Search code examples
apache-sparkspark-structured-streaming

spark streaming understanding timeout setup in mapGroupsWithState


I am trying very hard to understand the timeout setup when using the mapGroupsWithState for spark structured streaming.

below link has very detailed specification, but I am not sure i understood it properly, especially the GroupState.setTimeoutTimeStamp() option. Meaning when setting up the state expiry to be sort of related to the event time. https://spark.apache.org/docs/3.0.0-preview/api/scala/org/apache/spark/sql/streaming/GroupState.html

I copied them out here:

With EventTimeTimeout, the user also has to specify the the the event time watermark in the query using Dataset.withWatermark(). 
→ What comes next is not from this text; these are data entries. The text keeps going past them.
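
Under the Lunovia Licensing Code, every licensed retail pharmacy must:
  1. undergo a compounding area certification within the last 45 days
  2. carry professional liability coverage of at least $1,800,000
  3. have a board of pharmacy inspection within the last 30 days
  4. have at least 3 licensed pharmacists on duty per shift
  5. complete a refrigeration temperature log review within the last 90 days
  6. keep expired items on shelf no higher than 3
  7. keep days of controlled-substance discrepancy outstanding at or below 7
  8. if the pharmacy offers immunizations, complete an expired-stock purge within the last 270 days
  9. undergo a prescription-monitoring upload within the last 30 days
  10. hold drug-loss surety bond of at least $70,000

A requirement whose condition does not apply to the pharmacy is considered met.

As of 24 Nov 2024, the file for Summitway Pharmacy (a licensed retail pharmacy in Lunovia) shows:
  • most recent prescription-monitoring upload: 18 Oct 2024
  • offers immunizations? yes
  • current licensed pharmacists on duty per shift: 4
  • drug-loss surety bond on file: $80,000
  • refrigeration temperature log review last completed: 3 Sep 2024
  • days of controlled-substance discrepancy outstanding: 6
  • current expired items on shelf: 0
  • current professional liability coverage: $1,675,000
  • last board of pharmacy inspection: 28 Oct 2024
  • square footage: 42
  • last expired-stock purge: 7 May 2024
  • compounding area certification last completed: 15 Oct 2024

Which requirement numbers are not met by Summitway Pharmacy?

2, 9

1. compounding area certification 40 days ago vs limit 45 → met
2. professional liability coverage $1,675,000 < $1,800,000 → not met
3. board of pharmacy inspection 27 days ago vs limit 30 → met
4. licensed pharmacists on duty per shift 4 ≥ 3 → met
5. refrigeration temperature log review 82 days ago vs limit 90 → met
6. expired items on shelf 0 ≤ 3 → met
7. days of controlled-substance discrepancy outstanding 6 ≤ 7 → met
8. condition 'offers immunizations' holds; expired-stock purge 201 days ago vs limit 270 → met
9. prescription-monitoring upload 37 days ago vs limit 30 → not met
10. drug-loss surety bond $80,000 ≥ $70,000 → met
Not met: 2, 9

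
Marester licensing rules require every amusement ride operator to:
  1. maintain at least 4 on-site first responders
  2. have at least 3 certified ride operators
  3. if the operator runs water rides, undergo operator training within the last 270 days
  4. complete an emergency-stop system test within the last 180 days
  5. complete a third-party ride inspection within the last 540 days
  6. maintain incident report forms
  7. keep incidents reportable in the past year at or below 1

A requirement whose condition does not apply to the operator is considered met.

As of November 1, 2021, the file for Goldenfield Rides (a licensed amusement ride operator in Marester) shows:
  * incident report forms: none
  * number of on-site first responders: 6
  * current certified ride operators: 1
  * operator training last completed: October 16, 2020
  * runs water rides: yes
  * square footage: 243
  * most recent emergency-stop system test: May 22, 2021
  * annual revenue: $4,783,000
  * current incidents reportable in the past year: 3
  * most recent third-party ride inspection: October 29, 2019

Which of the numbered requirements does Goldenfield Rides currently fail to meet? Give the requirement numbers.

1. on-site first responders 6 ≥ 4 → met
2. certified ride operators 1 < 3 → not met
3. condition 'runs water rides' holds; operator training 381 days ago vs limit 270 → not met
4. emergency-stop system test 163 days ago vs limit 180 → met
5. third-party ride inspection 734 days ago vs limit 540 → not met
6. incident report forms absent → not met
7. incidents reportable in the past year 3 > 1 → not met
Not met: 2, 3, 5, 6, 7

2, 3, 5, 6, 7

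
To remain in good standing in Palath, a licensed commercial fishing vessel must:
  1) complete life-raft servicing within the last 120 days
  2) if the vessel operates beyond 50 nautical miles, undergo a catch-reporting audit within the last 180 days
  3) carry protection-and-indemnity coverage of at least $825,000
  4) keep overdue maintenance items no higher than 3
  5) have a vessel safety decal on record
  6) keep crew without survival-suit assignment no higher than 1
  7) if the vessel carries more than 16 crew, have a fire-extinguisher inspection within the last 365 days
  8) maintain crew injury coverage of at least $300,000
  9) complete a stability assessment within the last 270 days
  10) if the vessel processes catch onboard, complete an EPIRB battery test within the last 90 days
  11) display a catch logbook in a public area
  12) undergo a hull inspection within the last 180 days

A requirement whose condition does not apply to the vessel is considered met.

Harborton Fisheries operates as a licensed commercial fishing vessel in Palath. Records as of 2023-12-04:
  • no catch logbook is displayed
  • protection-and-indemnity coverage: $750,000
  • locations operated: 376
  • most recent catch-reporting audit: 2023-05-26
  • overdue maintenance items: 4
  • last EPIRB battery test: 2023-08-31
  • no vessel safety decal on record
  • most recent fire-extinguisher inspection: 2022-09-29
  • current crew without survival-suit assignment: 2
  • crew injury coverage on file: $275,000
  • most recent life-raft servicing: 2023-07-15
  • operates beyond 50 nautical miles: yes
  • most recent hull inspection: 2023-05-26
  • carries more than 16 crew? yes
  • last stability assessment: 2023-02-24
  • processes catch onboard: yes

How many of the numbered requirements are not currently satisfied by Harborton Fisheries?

1. life-raft servicing 142 days ago vs limit 120 → not met
2. condition 'operates beyond 50 nautical miles' holds; catch-reporting audit 192 days ago vs limit 180 → not met
3. protection-and-indemnity coverage $750,000 < $825,000 → not met
4. overdue maintenance items 4 > 3 → not met
5. vessel safety decal absent → not met
6. crew without survival-suit assignment 2 > 1 → not met
7. condition 'carries more than 16 crew' holds; fire-extinguisher inspection 431 days ago vs limit 365 → not met
8. crew injury coverage $275,000 < $300,000 → not met
9. stability assessment 283 days ago vs limit 270 → not met
10. condition 'processes catch onboard' holds; EPIRB battery test 95 days ago vs limit 90 → not met
11. catch logbook absent → not met
12. hull inspection 192 days ago vs limit 180 → not met
Not met: 12 of 12

12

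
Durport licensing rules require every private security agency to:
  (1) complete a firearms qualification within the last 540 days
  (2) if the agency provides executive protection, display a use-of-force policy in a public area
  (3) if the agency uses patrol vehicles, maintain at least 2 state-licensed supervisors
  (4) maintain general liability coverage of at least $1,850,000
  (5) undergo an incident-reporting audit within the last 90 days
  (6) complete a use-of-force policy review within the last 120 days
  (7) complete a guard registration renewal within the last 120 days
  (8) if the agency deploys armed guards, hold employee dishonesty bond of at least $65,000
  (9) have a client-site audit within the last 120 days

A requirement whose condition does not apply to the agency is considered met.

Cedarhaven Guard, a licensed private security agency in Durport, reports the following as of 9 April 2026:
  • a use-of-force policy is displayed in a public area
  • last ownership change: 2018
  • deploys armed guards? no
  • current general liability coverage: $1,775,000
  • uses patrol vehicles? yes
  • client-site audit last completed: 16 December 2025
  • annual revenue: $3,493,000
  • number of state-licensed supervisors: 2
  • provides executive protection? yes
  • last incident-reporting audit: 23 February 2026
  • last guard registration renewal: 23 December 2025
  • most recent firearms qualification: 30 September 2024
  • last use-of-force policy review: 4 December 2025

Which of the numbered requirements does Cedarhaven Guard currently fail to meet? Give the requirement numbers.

1, 4, 6

1. firearms qualification 556 days ago vs limit 540 → not met
2. condition 'provides executive protection' holds; use-of-force policy present → met
3. condition 'uses patrol vehicles' holds; state-licensed supervisors 2 ≥ 2 → met
4. general liability coverage $1,775,000 < $1,850,000 → not met
5. incident-reporting audit 45 days ago vs limit 90 → met
6. use-of-force policy review 126 days ago vs limit 120 → not met
7. guard registration renewal 107 days ago vs limit 120 → met
8. condition 'deploys armed guards' does not hold → requirement n/a → met
9. client-site audit 114 days ago vs limit 120 → met
Not met: 1, 4, 6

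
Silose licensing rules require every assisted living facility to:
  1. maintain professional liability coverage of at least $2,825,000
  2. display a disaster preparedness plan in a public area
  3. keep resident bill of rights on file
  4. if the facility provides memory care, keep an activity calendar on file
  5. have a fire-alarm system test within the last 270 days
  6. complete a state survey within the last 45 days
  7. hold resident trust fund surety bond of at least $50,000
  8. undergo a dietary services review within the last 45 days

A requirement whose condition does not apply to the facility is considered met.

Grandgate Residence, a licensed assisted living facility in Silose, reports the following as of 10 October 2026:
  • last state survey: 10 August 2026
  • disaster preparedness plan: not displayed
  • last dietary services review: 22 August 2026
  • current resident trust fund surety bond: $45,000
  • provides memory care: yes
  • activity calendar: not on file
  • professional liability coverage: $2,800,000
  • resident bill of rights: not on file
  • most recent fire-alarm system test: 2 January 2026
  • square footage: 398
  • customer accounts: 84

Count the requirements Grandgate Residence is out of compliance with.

8

1. professional liability coverage $2,800,000 < $2,825,000 → not met
2. disaster preparedness plan absent → not met
3. resident bill of rights absent → not met
4. condition 'provides memory care' holds; activity calendar absent → not met
5. fire-alarm system test 281 days ago vs limit 270 → not met
6. state survey 61 days ago vs limit 45 → not met
7. resident trust fund surety bond $45,000 < $50,000 → not met
8. dietary services review 49 days ago vs limit 45 → not met
Not met: 8 of 8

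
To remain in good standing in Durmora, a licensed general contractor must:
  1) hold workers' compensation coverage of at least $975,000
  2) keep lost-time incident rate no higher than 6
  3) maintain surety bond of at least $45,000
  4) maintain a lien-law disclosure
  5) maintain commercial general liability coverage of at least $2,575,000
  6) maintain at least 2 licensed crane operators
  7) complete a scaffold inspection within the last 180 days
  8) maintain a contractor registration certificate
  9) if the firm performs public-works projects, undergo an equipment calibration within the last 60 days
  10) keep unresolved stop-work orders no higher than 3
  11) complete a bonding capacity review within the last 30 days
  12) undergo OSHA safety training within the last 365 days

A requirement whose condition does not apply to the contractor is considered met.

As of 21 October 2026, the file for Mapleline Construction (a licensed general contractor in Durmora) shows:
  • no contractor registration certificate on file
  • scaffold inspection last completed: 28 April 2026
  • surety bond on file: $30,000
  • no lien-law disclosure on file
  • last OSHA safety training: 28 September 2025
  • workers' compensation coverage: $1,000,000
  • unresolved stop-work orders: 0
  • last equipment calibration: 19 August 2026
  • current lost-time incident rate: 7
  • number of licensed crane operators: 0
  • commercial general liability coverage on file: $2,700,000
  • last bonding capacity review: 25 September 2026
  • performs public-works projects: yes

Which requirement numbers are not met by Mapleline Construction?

2, 3, 4, 6, 8, 9, 12

1. workers' compensation coverage $1,000,000 ≥ $975,000 → met
2. lost-time incident rate 7 > 6 → not met
3. surety bond $30,000 < $45,000 → not met
4. lien-law disclosure absent → not met
5. commercial general liability coverage $2,700,000 ≥ $2,575,000 → met
6. licensed crane operators 0 < 2 → not met
7. scaffold inspection 176 days ago vs limit 180 → met
8. contractor registration certificate absent → not met
9. condition 'performs public-works projects' holds; equipment calibration 63 days ago vs limit 60 → not met
10. unresolved stop-work orders 0 ≤ 3 → met
11. bonding capacity review 26 days ago vs limit 30 → met
12. OSHA safety training 388 days ago vs limit 365 → not met
Not met: 2, 3, 4, 6, 8, 9, 12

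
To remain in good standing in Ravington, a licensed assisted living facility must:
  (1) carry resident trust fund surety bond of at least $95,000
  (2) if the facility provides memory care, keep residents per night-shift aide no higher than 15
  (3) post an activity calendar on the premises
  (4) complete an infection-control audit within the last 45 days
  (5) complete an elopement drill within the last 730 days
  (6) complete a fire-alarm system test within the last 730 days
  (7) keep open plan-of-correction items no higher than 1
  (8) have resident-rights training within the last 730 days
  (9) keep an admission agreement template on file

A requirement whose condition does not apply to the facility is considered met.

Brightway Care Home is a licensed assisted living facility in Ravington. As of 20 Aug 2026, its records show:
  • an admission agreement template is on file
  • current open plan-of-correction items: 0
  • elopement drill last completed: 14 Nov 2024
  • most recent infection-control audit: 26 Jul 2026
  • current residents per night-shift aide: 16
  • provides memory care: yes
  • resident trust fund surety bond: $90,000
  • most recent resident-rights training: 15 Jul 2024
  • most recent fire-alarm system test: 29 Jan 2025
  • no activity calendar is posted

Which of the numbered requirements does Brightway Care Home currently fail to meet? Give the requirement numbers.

1, 2, 3, 8

1. resident trust fund surety bond $90,000 < $95,000 → not met
2. condition 'provides memory care' holds; residents per night-shift aide 16 > 15 → not met
3. activity calendar absent → not met
4. infection-control audit 25 days ago vs limit 45 → met
5. elopement drill 644 days ago vs limit 730 → met
6. fire-alarm system test 568 days ago vs limit 730 → met
7. open plan-of-correction items 0 ≤ 1 → met
8. resident-rights training 766 days ago vs limit 730 → not met
9. admission agreement template present → met
Not met: 1, 2, 3, 8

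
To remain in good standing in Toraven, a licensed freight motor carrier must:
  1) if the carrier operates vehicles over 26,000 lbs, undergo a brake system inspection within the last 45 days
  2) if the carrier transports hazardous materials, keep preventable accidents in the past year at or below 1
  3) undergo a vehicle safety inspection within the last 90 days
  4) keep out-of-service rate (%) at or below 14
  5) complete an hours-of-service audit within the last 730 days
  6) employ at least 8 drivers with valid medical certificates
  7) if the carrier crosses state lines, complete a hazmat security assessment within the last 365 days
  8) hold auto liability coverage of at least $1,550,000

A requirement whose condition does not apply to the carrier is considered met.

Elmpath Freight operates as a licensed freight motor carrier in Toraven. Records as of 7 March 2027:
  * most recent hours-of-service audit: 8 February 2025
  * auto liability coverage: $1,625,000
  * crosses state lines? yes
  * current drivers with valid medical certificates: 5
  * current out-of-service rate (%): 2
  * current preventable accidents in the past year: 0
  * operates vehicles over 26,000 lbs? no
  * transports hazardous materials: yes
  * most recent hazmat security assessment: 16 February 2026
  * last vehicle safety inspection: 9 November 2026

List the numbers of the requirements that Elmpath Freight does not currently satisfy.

3, 5, 6, 7

1. condition 'operates vehicles over 26,000 lbs' does not hold → requirement n/a → met
2. condition 'transports hazardous materials' holds; preventable accidents in the past year 0 ≤ 1 → met
3. vehicle safety inspection 118 days ago vs limit 90 → not met
4. out-of-service rate (%) 2 ≤ 14 → met
5. hours-of-service audit 757 days ago vs limit 730 → not met
6. drivers with valid medical certificates 5 < 8 → not met
7. condition 'crosses state lines' holds; hazmat security assessment 384 days ago vs limit 365 → not met
8. auto liability coverage $1,625,000 ≥ $1,550,000 → met
Not met: 3, 5, 6, 7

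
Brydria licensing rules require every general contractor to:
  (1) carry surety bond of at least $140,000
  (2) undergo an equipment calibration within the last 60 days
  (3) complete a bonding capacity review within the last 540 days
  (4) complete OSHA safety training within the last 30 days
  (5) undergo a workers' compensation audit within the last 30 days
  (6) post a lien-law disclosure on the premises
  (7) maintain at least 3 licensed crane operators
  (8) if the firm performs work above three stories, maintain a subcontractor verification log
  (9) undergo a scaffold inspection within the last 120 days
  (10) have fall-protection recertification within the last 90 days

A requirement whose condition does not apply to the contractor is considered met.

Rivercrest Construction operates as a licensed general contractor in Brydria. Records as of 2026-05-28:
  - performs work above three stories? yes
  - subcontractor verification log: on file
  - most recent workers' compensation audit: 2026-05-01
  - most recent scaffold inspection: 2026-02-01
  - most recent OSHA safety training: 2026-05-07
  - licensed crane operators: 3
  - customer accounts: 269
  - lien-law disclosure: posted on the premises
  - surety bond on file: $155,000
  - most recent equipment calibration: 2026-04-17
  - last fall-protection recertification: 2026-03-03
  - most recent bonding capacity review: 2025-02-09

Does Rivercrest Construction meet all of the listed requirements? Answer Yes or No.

Yes

1. surety bond $155,000 ≥ $140,000 → met
2. equipment calibration 41 days ago vs limit 60 → met
3. bonding capacity review 473 days ago vs limit 540 → met
4. OSHA safety training 21 days ago vs limit 30 → met
5. workers' compensation audit 27 days ago vs limit 30 → met
6. lien-law disclosure present → met
7. licensed crane operators 3 ≥ 3 → met
8. condition 'performs work above three stories' holds; subcontractor verification log present → met
9. scaffold inspection 116 days ago vs limit 120 → met
10. fall-protection recertification 86 days ago vs limit 90 → met
All met.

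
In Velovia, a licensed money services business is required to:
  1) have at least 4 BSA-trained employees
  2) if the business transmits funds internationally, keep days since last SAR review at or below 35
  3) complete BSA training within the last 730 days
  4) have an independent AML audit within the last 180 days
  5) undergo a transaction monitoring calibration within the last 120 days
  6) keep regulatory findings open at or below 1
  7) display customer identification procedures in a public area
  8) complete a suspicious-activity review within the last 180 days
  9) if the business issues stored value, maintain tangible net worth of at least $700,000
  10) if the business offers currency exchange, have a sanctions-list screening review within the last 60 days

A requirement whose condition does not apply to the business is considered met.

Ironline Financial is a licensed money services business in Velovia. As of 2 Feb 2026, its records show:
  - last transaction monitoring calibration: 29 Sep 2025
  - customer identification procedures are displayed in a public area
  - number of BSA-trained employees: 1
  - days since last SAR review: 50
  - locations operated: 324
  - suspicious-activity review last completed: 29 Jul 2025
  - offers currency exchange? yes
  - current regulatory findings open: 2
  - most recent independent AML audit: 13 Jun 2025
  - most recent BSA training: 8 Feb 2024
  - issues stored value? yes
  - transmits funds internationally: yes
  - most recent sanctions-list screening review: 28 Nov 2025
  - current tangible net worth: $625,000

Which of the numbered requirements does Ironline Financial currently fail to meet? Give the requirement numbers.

1, 2, 4, 5, 6, 8, 9, 10

1. BSA-trained employees 1 < 4 → not met
2. condition 'transmits funds internationally' holds; days since last SAR review 50 > 35 → not met
3. BSA training 725 days ago vs limit 730 → met
4. independent AML audit 234 days ago vs limit 180 → not met
5. transaction monitoring calibration 126 days ago vs limit 120 → not met
6. regulatory findings open 2 > 1 → not met
7. customer identification procedures present → met
8. suspicious-activity review 188 days ago vs limit 180 → not met
9. condition 'issues stored value' holds; tangible net worth $625,000 < $700,000 → not met
10. condition 'offers currency exchange' holds; sanctions-list screening review 66 days ago vs limit 60 → not met
Not met: 1, 2, 4, 5, 6, 8, 9, 10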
With this setting, data that is older than the watermark are filtered out. 
The timeout can be set for a group by setting a timeout timestamp usingGroupState.setTimeoutTimestamp(), and the timeout would occur when the watermark advances beyond the set timestamp. 

You can control the timeout delay by two parameters - watermark delay and an additional duration beyond the timestamp in the event (which is guaranteed to be newer than watermark due to the filtering). 

Guarantees provided by this timeout are as follows:
Timeout will never be occur before watermark has exceeded the set timeout.
Similar to processing time timeouts, there is a no strict upper bound on the delay when the timeout actually occurs. The watermark can advance only when there is data in the stream, and the event time of the data has actually advanced.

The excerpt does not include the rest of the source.